Abstract
Invariance of learned representations of neural networks against certain sensitive attributes of the input data is a desirable trait in many modern-day applications of machine learning, such as precision measurements in experimental high-energy physics. We propose to use the ability of variational autoencoders to learn a disentangled latent representation to achieve the desired invariance condition. The resulting latent representation may be used for arbitrary downstream tasks without exploitation of the protected variable. We demonstrate the effectiveness of the proposed technique on a representative study of rare $B$ decays at the Belle II experiment.
Introduction
In searches for new physics in high-energy physics, experimental analyses are primarily concerned with physical processes which are rare or hypothesized. To claim a statistically significant discovery or exclusion of new physics when studying such decays, it is necessary to maintain an appropriate signal to noise ratio. However, the na\"ive application of standard classification methods is liable to raise poorly understood systematic effects and ultimately degrade the significance of the final measurement.
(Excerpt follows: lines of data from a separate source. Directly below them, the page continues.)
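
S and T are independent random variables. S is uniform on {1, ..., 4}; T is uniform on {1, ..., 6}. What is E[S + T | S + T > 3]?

136/21

P(S + T > 3) = 7/8.
Summing (S+T)·P(x,y) over outcomes with S + T > 3 gives 17/3.
E[S + T | S + T > 3] = (17/3) / (7/8) = 136/21.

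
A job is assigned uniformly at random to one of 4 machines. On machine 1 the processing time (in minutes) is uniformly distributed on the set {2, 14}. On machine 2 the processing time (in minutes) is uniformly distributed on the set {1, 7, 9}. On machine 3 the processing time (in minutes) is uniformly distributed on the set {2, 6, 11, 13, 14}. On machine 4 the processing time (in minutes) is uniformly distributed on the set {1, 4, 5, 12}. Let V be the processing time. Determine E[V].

851/120

E[V | machine 1] = (2+14)/2 = 8.
E[V | machine 2] = (1+7+9)/3 = 17/3.
E[V | machine 3] = (2+6+11+13+14)/5 = 46/5.
E[V | machine 4] = (1+4+5+12)/4 = 11/2.
By the law of total expectation,
E[V] = (1/4)·(8) + (1/4)·(17/3) + (1/4)·(46/5) + (1/4)·(11/2) = 851/120.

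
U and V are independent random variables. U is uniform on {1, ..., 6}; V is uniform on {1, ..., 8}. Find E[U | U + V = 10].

Outcomes with U + V = 10: (2,8), (3,7), (4,6), (5,5), (6,4), each with probability 1/48.
E[U | U + V = 10] = (2 + 3 + 4 + 5 + 6) / 5 = 4.

4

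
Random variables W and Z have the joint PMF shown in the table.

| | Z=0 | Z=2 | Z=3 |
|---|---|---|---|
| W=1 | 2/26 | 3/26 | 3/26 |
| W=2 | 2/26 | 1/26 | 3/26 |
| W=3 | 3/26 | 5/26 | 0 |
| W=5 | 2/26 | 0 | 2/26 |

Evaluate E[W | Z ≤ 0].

P(Z ≤ 0) = 9/26.
Σ W·P over the event = 1·(2/26) + 2·(2/26) + 3·(3/26) + 5·(2/26) = 25/26.
E[W | Z ≤ 0] = (25/26) / (9/26) = 25/9.

25/9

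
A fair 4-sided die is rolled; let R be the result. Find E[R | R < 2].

1

Given R < 2, R is equally likely to be any of {1}.
E[R | R < 2] = (1) / 1 = 1.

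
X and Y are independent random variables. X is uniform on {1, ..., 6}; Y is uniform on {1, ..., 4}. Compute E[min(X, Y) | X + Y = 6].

Outcomes with X + Y = 6: (2,4), (3,3), (4,2), (5,1), each with probability 1/24.
E[min(X, Y) | X + Y = 6] = (2 + 3 + 2 + 1) / 4 = 2.

2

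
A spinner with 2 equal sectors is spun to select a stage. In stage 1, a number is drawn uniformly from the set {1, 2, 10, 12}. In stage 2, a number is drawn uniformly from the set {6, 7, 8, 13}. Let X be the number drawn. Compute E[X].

E[X | stage 1] = (1+2+10+12)/4 = 25/4.
E[X | stage 2] = (6+7+8+13)/4 = 17/2.
E[X] = (1/2)·(25/4) + (1/2)·(17/2) = 59/8.

59/8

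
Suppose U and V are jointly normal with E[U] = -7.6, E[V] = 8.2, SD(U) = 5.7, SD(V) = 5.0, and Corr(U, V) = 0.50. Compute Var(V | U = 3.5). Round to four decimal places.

18.7500

For a bivariate normal, Var(V | U=x) = σ_V²(1 − ρ²).
Var(V | U=3.5) = (5.0)²·(1 − (0.50)²) = 25·0.75 = 18.7500.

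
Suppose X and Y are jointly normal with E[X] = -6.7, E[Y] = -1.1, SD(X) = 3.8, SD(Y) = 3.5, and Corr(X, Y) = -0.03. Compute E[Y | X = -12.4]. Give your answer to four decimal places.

E[Y | X=x] = μ_Y + ρ(σ_Y/σ_X)(x − μ_X) for jointly normal variables.
E[Y | X=-12.4] = -1.1 + (-0.03)·(3.5/3.8)·(-12.4 − (-6.7)) = -1.1 + (-0.027632)·(-5.7) = -0.9425.

-0.9425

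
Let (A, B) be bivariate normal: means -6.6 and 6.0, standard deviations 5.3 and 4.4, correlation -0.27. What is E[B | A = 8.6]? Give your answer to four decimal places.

The regression of B on A has slope ρ·σ_B/σ_A and passes through (μ_A, μ_B).
E[B | A=8.6] = 6.0 + (-0.27)·(4.4/5.3)·(8.6 − (-6.6)) = 6.0 + (-0.22415)·(15.2) = 2.5929.

2.5929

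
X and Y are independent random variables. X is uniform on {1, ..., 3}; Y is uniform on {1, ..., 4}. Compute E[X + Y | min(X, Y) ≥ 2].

P(min(X, Y) ≥ 2) = 1/2.
Summing (X+Y)·P(x,y) over outcomes with min(X, Y) ≥ 2 gives 11/4.
E[X + Y | min(X, Y) ≥ 2] = (11/4) / (1/2) = 11/2.

11/2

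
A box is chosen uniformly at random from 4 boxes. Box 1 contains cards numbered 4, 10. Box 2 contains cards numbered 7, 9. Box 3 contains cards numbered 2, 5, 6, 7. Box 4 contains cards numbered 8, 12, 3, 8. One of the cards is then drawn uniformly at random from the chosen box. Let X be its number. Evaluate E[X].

E[X | box 1] = (4+10)/2 = 7.
E[X | box 2] = (7+9)/2 = 8.
E[X | box 3] = (2+5+6+7)/4 = 5.
E[X | box 4] = (8+12+3+8)/4 = 31/4.
E[X] = (1/4)·(7) + (1/4)·(8) + (1/4)·(5) + (1/4)·(31/4) = 111/16.

111/16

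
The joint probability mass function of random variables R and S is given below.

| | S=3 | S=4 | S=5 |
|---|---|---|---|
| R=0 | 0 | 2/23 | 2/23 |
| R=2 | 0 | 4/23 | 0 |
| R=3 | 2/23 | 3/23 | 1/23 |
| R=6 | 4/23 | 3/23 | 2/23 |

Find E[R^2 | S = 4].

P(S = 4) = 12/23.
Summing R^2·P(R=x,S=y) over the conditioning event gives 151/23.
E[R^2 | S = 4] = (151/23) / (12/23) = 151/12.

151/12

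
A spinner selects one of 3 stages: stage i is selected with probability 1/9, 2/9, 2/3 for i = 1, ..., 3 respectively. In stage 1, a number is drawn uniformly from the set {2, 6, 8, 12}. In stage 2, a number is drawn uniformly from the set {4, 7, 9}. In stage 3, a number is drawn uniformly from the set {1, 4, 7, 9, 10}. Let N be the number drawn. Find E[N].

E[N | stage 1] = (2+6+8+12)/4 = 7.
E[N | stage 2] = (4+7+9)/3 = 20/3.
E[N | stage 3] = (1+4+7+9+10)/5 = 31/5.
E[N] = (1/9)·(7) + (2/9)·(20/3) + (2/3)·(31/5) = 863/135.

863/135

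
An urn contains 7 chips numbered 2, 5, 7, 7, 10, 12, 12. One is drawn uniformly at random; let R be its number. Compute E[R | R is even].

9

P(R is even) = 4/7.
Σ over the event: 2·1/7 + 10·1/7 + 12·2/7 = 36/7.
E[R | R is even] = (36/7) / (4/7) = 9.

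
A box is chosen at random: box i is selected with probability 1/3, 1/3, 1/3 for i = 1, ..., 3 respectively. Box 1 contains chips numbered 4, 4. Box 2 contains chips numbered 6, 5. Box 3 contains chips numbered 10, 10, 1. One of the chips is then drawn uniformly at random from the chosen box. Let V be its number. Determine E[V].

11/2

E[V | box 1] = (4+4)/2 = 4.
E[V | box 2] = (6+5)/2 = 11/2.
E[V | box 3] = (10+10+1)/3 = 7.
E[V] = (1/3)·(4) + (1/3)·(11/2) + (1/3)·(7) = 11/2.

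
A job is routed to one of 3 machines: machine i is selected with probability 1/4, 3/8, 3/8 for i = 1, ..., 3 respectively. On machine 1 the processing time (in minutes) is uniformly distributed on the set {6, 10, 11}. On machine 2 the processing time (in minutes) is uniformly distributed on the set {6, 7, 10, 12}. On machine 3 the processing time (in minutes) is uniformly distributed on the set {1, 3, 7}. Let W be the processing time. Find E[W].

221/32

E[W | machine 1] = (6+10+11)/3 = 9.
E[W | machine 2] = (6+7+10+12)/4 = 35/4.
E[W | machine 3] = (1+3+7)/3 = 11/3.
E[W] = (1/4)·(9) + (3/8)·(35/4) + (3/8)·(11/3) = 221/32.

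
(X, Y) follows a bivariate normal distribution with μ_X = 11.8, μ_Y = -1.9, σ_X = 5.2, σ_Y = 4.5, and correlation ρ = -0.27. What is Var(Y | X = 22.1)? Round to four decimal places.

For a bivariate normal, Var(Y | X=x) = σ_Y²(1 − ρ²).
Var(Y | X=22.1) = (4.5)²·(1 − (-0.27)²) = 20.25·0.9271 = 18.7738.

18.7738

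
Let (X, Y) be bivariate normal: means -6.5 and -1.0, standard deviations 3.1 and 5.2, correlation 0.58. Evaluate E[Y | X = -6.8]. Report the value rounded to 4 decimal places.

-1.2919

E[Y | X=x] = μ_Y + ρ(σ_Y/σ_X)(x − μ_X) for jointly normal variables.
E[Y | X=-6.8] = -1.0 + (0.58)·(5.2/3.1)·(-6.8 − (-6.5)) = -1.0 + (0.9729)·(-0.3) = -1.2919.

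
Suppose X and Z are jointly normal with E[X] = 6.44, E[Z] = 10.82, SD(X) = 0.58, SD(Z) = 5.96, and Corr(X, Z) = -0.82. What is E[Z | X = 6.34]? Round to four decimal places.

The regression of Z on X has slope ρ·σ_Z/σ_X and passes through (μ_X, μ_Z).
E[Z | X=6.34] = 10.82 + (-0.82)·(5.96/0.58)·(6.34 − (6.44)) = 10.82 + (-8.4262)·(-0.1) = 11.6626.

11.6626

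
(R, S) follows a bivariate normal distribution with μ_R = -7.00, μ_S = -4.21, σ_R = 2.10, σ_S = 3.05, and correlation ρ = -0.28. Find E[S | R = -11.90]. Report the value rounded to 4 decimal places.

-2.2173

The regression of S on R has slope ρ·σ_S/σ_R and passes through (μ_R, μ_S).
E[S | R=-11.90] = -4.21 + (-0.28)·(3.05/2.10)·(-11.90 − (-7.00)) = -4.21 + (-0.40667)·(-4.9) = -2.2173.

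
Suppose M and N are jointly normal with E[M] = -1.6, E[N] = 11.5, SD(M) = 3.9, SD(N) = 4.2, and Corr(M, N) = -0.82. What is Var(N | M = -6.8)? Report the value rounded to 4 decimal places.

The conditional variance in a bivariate normal is σ_N²(1 − ρ²), independent of x.
Var(N | M=-6.8) = (4.2)²·(1 − (-0.82)²) = 17.64·0.3276 = 5.7789.

5.7789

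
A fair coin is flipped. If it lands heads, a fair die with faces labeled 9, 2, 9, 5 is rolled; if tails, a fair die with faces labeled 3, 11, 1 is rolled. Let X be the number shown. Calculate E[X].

E[X | heads] = (9+2+9+5)/4 = 25/4.
E[X | tails] = (3+11+1)/3 = 5.
E[X] = (1/2)·(25/4) + (1/2)·(5) = 45/8.

45/8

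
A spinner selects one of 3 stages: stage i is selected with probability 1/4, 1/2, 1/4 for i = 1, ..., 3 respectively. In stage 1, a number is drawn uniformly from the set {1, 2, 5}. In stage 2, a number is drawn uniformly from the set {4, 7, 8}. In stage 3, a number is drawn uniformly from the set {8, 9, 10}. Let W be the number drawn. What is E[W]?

73/12

E[W | stage 1] = (1+2+5)/3 = 8/3.
E[W | stage 2] = (4+7+8)/3 = 19/3.
E[W | stage 3] = (8+9+10)/3 = 9.
By the law of total expectation,
E[W] = (1/4)·(8/3) + (1/2)·(19/3) + (1/4)·(9) = 73/12.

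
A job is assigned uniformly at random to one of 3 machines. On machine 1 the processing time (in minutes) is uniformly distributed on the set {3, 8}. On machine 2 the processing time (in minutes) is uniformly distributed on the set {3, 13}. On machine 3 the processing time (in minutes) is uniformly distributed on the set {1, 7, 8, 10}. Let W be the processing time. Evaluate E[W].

20/3

E[W | machine 1] = (3+8)/2 = 11/2.
E[W | machine 2] = (3+13)/2 = 8.
E[W | machine 3] = (1+7+8+10)/4 = 13/2.
E[W] = (1/3)·(11/2) + (1/3)·(8) + (1/3)·(13/2) = 20/3.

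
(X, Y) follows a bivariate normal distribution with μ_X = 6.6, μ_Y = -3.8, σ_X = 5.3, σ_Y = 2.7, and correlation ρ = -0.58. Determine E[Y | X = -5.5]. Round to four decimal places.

The regression of Y on X has slope ρ·σ_Y/σ_X and passes through (μ_X, μ_Y).
E[Y | X=-5.5] = -3.8 + (-0.58)·(2.7/5.3)·(-5.5 − (6.6)) = -3.8 + (-0.29547)·(-12.1) = -0.2248.

-0.2248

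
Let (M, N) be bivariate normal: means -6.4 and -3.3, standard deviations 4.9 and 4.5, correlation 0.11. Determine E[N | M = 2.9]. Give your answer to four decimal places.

E[N | M=x] = μ_N + ρ(σ_N/σ_M)(x − μ_M) for jointly normal variables.
E[N | M=2.9] = -3.3 + (0.11)·(4.5/4.9)·(2.9 − (-6.4)) = -3.3 + (0.10102)·(9.3) = -2.3605.

-2.3605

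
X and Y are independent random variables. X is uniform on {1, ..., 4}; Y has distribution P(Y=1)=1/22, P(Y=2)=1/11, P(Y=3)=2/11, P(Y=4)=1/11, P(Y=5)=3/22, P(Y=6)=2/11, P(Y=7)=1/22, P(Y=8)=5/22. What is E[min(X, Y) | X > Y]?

P(X > Y) = 1/8.
Summing min(X,Y)·P(x,y) over outcomes with X > Y gives 23/88.
E[min(X, Y) | X > Y] = (23/88) / (1/8) = 23/11.

23/11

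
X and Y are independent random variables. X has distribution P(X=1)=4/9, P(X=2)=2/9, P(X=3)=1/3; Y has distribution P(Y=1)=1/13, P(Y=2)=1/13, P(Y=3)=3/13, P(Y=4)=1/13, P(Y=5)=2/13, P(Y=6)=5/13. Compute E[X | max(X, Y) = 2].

P(max(X, Y) = 2) = 8/117.
Summing X·P(x,y) over outcomes with max(X, Y) = 2 gives 4/39.
E[X | max(X, Y) = 2] = (4/39) / (8/117) = 3/2.

3/2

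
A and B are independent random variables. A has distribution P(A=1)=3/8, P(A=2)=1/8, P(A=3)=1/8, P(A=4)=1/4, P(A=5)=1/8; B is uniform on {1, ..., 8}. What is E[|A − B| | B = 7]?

35/8

P(B = 7) = 1/8.
Summing |A−B|·P(x,y) over outcomes with B = 7 gives 35/64.
E[|A − B| | B = 7] = (35/64) / (1/8) = 35/8.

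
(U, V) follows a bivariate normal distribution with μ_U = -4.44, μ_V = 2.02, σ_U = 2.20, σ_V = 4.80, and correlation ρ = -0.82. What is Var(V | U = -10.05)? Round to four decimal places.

For a bivariate normal, Var(V | U=x) = σ_V²(1 − ρ²).
Var(V | U=-10.05) = (4.80)²·(1 − (-0.82)²) = 23.04·0.3276 = 7.5479.

7.5479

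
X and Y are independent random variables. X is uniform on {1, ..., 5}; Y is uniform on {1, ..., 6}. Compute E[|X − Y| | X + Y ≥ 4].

P(X + Y ≥ 4) = 9/10.
Summing |X−Y|·P(x,y) over outcomes with X + Y ≥ 4 gives 53/30.
E[|X − Y| | X + Y ≥ 4] = (53/30) / (9/10) = 53/27.

53/27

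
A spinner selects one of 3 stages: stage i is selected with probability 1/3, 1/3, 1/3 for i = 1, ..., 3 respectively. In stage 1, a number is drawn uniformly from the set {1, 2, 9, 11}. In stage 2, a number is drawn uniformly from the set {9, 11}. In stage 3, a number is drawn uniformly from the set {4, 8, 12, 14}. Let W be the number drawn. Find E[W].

101/12

E[W | stage 1] = (1+2+9+11)/4 = 23/4.
E[W | stage 2] = (9+11)/2 = 10.
E[W | stage 3] = (4+8+12+14)/4 = 19/2.
E[W] = (1/3)·(23/4) + (1/3)·(10) + (1/3)·(19/2) = 101/12.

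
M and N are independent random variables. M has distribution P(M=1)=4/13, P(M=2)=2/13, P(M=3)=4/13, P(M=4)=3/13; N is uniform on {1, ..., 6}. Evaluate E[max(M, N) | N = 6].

6

P(N = 6) = 1/6.
Summing max(M,N)·P(x,y) over outcomes with N = 6 gives 1.
E[max(M, N) | N = 6] = (1) / (1/6) = 6.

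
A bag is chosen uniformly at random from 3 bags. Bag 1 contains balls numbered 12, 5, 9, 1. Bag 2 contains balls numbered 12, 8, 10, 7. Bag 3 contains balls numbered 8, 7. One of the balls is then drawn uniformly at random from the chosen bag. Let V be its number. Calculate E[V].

47/6

E[V | bag 1] = (12+5+9+1)/4 = 27/4.
E[V | bag 2] = (12+8+10+7)/4 = 37/4.
E[V | bag 3] = (8+7)/2 = 15/2.
E[V] = (1/3)·(27/4) + (1/3)·(37/4) + (1/3)·(15/2) = 47/6.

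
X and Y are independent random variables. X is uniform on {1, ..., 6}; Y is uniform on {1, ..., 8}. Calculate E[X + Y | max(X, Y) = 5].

P(max(X, Y) = 5) = 3/16.
Summing (X+Y)·P(x,y) over outcomes with max(X, Y) = 5 gives 35/24.
E[X + Y | max(X, Y) = 5] = (35/24) / (3/16) = 70/9.

70/9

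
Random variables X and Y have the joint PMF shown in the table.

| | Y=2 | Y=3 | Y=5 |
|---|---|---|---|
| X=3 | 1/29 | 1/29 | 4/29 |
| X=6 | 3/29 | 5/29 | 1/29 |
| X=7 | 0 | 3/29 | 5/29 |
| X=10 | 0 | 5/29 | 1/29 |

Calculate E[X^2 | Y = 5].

P(Y = 5) = 11/29.
Σ X^2·P over the event = 9·(4/29) + 36·(1/29) + 49·(5/29) + 100·(1/29) = 417/29.
E[X^2 | Y = 5] = (417/29) / (11/29) = 417/11.

417/11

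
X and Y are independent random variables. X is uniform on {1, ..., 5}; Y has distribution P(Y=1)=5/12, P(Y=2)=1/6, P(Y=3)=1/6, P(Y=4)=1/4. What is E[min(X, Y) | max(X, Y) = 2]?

11/9

P(max(X, Y) = 2) = 3/20.
Summing min(X,Y)·P(x,y) over outcomes with max(X, Y) = 2 gives 11/60.
E[min(X, Y) | max(X, Y) = 2] = (11/60) / (3/20) = 11/9.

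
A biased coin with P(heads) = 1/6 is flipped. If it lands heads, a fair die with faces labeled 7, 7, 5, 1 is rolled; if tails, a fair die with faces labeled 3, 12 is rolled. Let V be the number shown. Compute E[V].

85/12

E[V | heads] = (7+7+5+1)/4 = 5.
E[V | tails] = (3+12)/2 = 15/2.
By the law of total expectation,
E[V] = (1/6)·(5) + (5/6)·(15/2) = 85/12.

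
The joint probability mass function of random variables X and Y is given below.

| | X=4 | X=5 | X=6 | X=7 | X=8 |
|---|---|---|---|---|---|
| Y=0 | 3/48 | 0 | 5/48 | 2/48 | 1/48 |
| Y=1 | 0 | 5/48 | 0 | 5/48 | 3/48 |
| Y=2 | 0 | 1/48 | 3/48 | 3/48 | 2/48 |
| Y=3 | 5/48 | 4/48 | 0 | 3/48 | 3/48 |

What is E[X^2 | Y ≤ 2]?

P(Y ≤ 2) = 11/16.
Summing X^2·P(X=x,Y=y) over the conditioning event gives 85/3.
E[X^2 | Y ≤ 2] = (85/3) / (11/16) = 1360/33.

1360/33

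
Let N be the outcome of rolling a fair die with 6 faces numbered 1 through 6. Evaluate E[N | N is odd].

Given N is odd, N is equally likely to be any of {1, 3, 5}.
E[N | N is odd] = (1 + 3 + 5) / 3 = 3.

3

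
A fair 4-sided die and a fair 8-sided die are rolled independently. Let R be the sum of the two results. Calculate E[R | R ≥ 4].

P(R ≥ 4) = 29/32.
E[R | R ≥ 4] = (27/4) / (29/32) = 216/29.

216/29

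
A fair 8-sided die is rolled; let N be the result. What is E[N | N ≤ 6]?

7/2

Given N ≤ 6, N is equally likely to be any of {1, 2, 3, 4, 5, 6}.
E[N | N ≤ 6] = (1 + 2 + 3 + 4 + 5 + 6) / 6 = 7/2.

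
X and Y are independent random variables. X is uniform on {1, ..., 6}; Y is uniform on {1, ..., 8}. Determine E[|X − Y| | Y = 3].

Outcomes with Y = 3: (1,3), (2,3), (3,3), (4,3), (5,3), (6,3), each with probability 1/48.
E[|X − Y| | Y = 3] = (2 + 1 + 0 + 1 + 2 + 3) / 6 = 3/2.

3/2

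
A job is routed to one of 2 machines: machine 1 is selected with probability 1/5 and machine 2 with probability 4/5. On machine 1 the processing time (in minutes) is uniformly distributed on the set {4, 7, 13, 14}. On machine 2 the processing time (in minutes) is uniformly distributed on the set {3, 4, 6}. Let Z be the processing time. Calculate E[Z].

161/30

E[Z | machine 1] = (4+7+13+14)/4 = 19/2.
E[Z | machine 2] = (3+4+6)/3 = 13/3.
By the law of total expectation,
E[Z] = (1/5)·(19/2) + (4/5)·(13/3) = 161/30.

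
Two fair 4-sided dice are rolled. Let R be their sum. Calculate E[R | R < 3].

2

P(R < 3) = 1/16.
Σ over the event: 2·1/16 = 1/8.
E[R | R < 3] = (1/8) / (1/16) = 2.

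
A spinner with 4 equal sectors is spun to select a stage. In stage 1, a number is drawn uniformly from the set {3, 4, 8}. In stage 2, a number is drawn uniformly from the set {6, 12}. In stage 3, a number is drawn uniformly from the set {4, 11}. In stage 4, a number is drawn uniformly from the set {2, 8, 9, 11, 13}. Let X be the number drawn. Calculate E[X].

E[X | stage 1] = (3+4+8)/3 = 5.
E[X | stage 2] = (6+12)/2 = 9.
E[X | stage 3] = (4+11)/2 = 15/2.
E[X | stage 4] = (2+8+9+11+13)/5 = 43/5.
E[X] = (1/4)·(5) + (1/4)·(9) + (1/4)·(15/2) + (1/4)·(43/5) = 301/40.

301/40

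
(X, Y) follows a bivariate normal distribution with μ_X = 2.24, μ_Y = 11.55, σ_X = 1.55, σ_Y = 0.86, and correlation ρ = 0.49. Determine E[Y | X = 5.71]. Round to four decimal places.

E[Y | X=x] = μ_Y + ρ(σ_Y/σ_X)(x − μ_X) for jointly normal variables.
E[Y | X=5.71] = 11.55 + (0.49)·(0.86/1.55)·(5.71 − (2.24)) = 11.55 + (0.27187)·(3.47) = 12.4934.

12.4934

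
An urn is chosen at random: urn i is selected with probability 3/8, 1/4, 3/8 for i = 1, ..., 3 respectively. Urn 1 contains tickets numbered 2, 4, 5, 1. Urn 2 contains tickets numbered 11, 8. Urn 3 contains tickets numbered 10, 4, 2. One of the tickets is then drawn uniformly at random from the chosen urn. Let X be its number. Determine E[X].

11/2

E[X | urn 1] = (2+4+5+1)/4 = 3.
E[X | urn 2] = (11+8)/2 = 19/2.
E[X | urn 3] = (10+4+2)/3 = 16/3.
By the law of total expectation,
E[X] = (3/8)·(3) + (1/4)·(19/2) + (3/8)·(16/3) = 11/2.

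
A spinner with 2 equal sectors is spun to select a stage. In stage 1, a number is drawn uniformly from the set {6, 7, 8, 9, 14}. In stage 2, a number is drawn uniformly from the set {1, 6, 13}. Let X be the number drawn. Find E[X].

116/15

E[X | stage 1] = (6+7+8+9+14)/5 = 44/5.
E[X | stage 2] = (1+6+13)/3 = 20/3.
E[X] = (1/2)·(44/5) + (1/2)·(20/3) = 116/15.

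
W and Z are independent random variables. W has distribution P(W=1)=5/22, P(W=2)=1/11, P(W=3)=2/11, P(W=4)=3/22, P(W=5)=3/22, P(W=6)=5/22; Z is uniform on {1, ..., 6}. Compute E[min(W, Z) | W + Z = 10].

47/11

P(W + Z = 10) = 1/12.
Summing min(W,Z)·P(x,y) over outcomes with W + Z = 10 gives 47/132.
E[min(W, Z) | W + Z = 10] = (47/132) / (1/12) = 47/11.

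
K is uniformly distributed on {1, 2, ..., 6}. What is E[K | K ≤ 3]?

Given K ≤ 3, K is equally likely to be any of {1, 2, 3}.
E[K | K ≤ 3] = (1 + 2 + 3) / 3 = 2.

2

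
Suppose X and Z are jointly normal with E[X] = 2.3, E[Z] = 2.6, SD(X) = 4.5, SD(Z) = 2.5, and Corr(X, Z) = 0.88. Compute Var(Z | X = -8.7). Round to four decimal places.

For a bivariate normal, Var(Z | X=x) = σ_Z²(1 − ρ²).
Var(Z | X=-8.7) = (2.5)²·(1 − (0.88)²) = 6.25·0.2256 = 1.4100.

1.4100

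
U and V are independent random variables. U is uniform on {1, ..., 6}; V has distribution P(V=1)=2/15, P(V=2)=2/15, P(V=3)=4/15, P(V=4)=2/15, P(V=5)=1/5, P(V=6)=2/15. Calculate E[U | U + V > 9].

P(U + V > 9) = 7/45.
Summing U·P(x,y) over outcomes with U + V > 9 gives 5/6.
E[U | U + V > 9] = (5/6) / (7/45) = 75/14.

75/14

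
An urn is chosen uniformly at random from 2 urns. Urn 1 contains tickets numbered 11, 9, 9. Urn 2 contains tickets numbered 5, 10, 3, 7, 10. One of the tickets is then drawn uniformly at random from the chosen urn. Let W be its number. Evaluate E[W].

25/3

E[W | urn 1] = (11+9+9)/3 = 29/3.
E[W | urn 2] = (5+10+3+7+10)/5 = 7.
By the law of total expectation,
E[W] = (1/2)·(29/3) + (1/2)·(7) = 25/3.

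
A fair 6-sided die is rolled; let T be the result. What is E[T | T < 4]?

Given T < 4, T is equally likely to be any of {1, 2, 3}.
E[T | T < 4] = (1 + 2 + 3) / 3 = 2.

2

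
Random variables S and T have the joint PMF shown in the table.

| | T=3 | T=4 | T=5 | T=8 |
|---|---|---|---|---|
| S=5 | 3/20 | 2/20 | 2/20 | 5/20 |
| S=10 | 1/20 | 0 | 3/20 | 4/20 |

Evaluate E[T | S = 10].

25/4

P(S = 10) = 2/5.
Σ T·P over the event = 3·(1/20) + 5·(3/20) + 8·(4/20) = 5/2.
E[T | S = 10] = (5/2) / (2/5) = 25/4.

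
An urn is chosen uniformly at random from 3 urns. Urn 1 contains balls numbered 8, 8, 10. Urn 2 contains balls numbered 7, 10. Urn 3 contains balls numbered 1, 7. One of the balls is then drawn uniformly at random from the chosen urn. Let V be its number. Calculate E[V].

127/18

E[V | urn 1] = (8+8+10)/3 = 26/3.
E[V | urn 2] = (7+10)/2 = 17/2.
E[V | urn 3] = (1+7)/2 = 4.
By the law of total expectation,
E[V] = (1/3)·(26/3) + (1/3)·(17/2) + (1/3)·(4) = 127/18.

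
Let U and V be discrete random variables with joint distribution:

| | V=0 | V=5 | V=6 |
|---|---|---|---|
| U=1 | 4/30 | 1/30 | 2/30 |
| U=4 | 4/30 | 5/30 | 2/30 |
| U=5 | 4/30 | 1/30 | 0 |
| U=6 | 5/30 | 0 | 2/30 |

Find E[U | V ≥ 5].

P(V ≥ 5) = 13/30.
Σ U·P over the event = 1·(1/30) + 1·(2/30) + 4·(5/30) + 4·(2/30) + 5·(1/30) + 6·(2/30) = 8/5.
E[U | V ≥ 5] = (8/5) / (13/30) = 48/13.

48/13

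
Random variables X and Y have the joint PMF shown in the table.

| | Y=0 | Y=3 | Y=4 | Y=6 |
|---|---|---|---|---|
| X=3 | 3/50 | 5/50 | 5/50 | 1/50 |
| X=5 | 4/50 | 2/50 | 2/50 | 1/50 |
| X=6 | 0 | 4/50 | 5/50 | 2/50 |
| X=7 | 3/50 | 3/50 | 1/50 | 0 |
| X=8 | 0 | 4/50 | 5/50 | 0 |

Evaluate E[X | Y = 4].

P(Y = 4) = 9/25.
Summing X·P(X=x,Y=y) over the conditioning event gives 51/25.
E[X | Y = 4] = (51/25) / (9/25) = 17/3.

17/3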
To understand the origin of these systematic effects, we note that there are certain protected variables in experimental analyses which should remain unbiased by the analysis procedure. Variables used to parameterize proposed models of new physics and variables used to model background contributions to the total measured event yield fall into this category. Systems responsible for separating signal from background events achieve this by sampling events with signal-like characteristics from all candidate events. If this procedure introduces sampling bias into the distribution of protected variables, this introduces systematic effects into the analysis which are difficult to characterize. Ultimately, we would like to build a classifier that makes decisions independently of certain physically important observables - such that the original distribution of these observables is preserved for any subsample of the data. This problem is commonly referred to as classifier "decorrelation" with respect to the observables of interest.
We address this task as an optimization problem of finding a representation of the observed data that is invariant to the given protected quantities. This representation should satisfy two competing criteria. Firstly, it should contain all relevant information about the data so that it may be used as a proxy for arbitrary downstream tasks, such as inference of unobserved quantities or prediction of target variables. Secondly, it should not be informative of the given protected quantities, so that downstream tasks are not influenced by these variables. If the protected quantities to be censored from the intermediate representation contain information that can improve the performance of the downstream task, it is likely that removing this information will adversely affect this task. The challenge lies in balancing both objectives without significantly compromising either requirement.
This work approaches the problem from a latent variable model perspective, in which additional unobserved variables are introduced which explain the interaction between different attributes of the observed data. These latent variables can be interpreted as a more fundamental, lower-dimensional representation of the original high-dimensional unstructured data. By appropriately constraining the structure of this latent space, we demonstrate we can isolate the influence of the protected variables into a latent subspace. This allows downstream tasks to only access a relevant subset of the learned representation without being influenced by protected attributes of the original data.